The device, a nanoscale fluidic diode, can tightly control the flow of ions in fluids, such as sodium in water. It could serve as a building block for large-scale circuits that manage the flow and concentration of ions and molecules in electrolyte solutions, much as biological systems do naturally. These circuits could be useful for future desalination or fluid purification systems, among other applications.
Ions are atoms or groups of atoms that carry an electric charge. Examples include sodium, potassium, calcium and other electrolytes essential for healthy human life.
"Ultimately, this is giving us the tools to do real electronic-biological interfaces," said Mark Reed, professor of electrical engineering and applied physics and the principal investigator of the research team that produced the diode. The team, led by graduate student Weihua Guan, recently published its findings in the online journal Nature.
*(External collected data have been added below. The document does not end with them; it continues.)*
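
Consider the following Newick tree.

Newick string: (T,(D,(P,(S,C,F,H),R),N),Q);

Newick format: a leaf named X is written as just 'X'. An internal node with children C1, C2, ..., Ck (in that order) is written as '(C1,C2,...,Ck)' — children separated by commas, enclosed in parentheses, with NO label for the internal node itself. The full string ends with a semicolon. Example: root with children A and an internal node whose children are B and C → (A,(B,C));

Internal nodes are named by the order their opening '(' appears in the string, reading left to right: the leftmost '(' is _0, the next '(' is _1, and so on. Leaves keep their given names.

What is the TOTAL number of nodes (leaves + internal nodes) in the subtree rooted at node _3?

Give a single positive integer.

Newick: (T,(D,(P,(S,C,F,H),R),N),Q);
Locate _3: it is the '(' at position 9 (the 4th '(' reading left to right).
Query: subtree rooted at _3
_3: subtree_size = 1 + 4
  S: subtree_size = 1 + 0
  C: subtree_size = 1 + 0
  F: subtree_size = 1 + 0
  H: subtree_size = 1 + 0
Total subtree size of _3: 5

Answer: 5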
The team’s diode is analogous to solid-state semiconductor diodes commonly found in consumer electronics. Unlike an electrical diode, which channels electrons in a fixed manner, Guan’s device can alter the concentration and direction of ion flows. It is also the first nanofluidic diode that allows a reconfiguration of the diode’s function after it’s already in place.
"We can create some things here that you can’t do with an electrical device," Reed said. "In the fluidic diodes, we can actually tune that flow over a wide range. It gives us an extra degree of freedom that we don’t have in electronic systems. In a way, it’s the beginning of a transistor-like function."
The team’s diode relies on an electric signal to control the direction in which the ions flow and the concentration of ions within the flow.
Made of silicon and silicon dioxide (essentially sand or glass), the diode measures between 8 and 20 nanometers in height, a fraction of a human hair’s diameter. It is called a field-effect reconfigurable nanofluidic diode, or FERD.
Reed is the Harold Hodgkinson Professor of Engineering & Applied Science & Electrical Engineering at the Yale School of Engineering & Applied Science. Guan is a graduate student in electrical engineering. A co-author on the paper is Rong Fan, assistant professor of biomedical engineering, also of Yale.
A Howard Hughes Medical Institute International Student Research Fellowship helped support the research.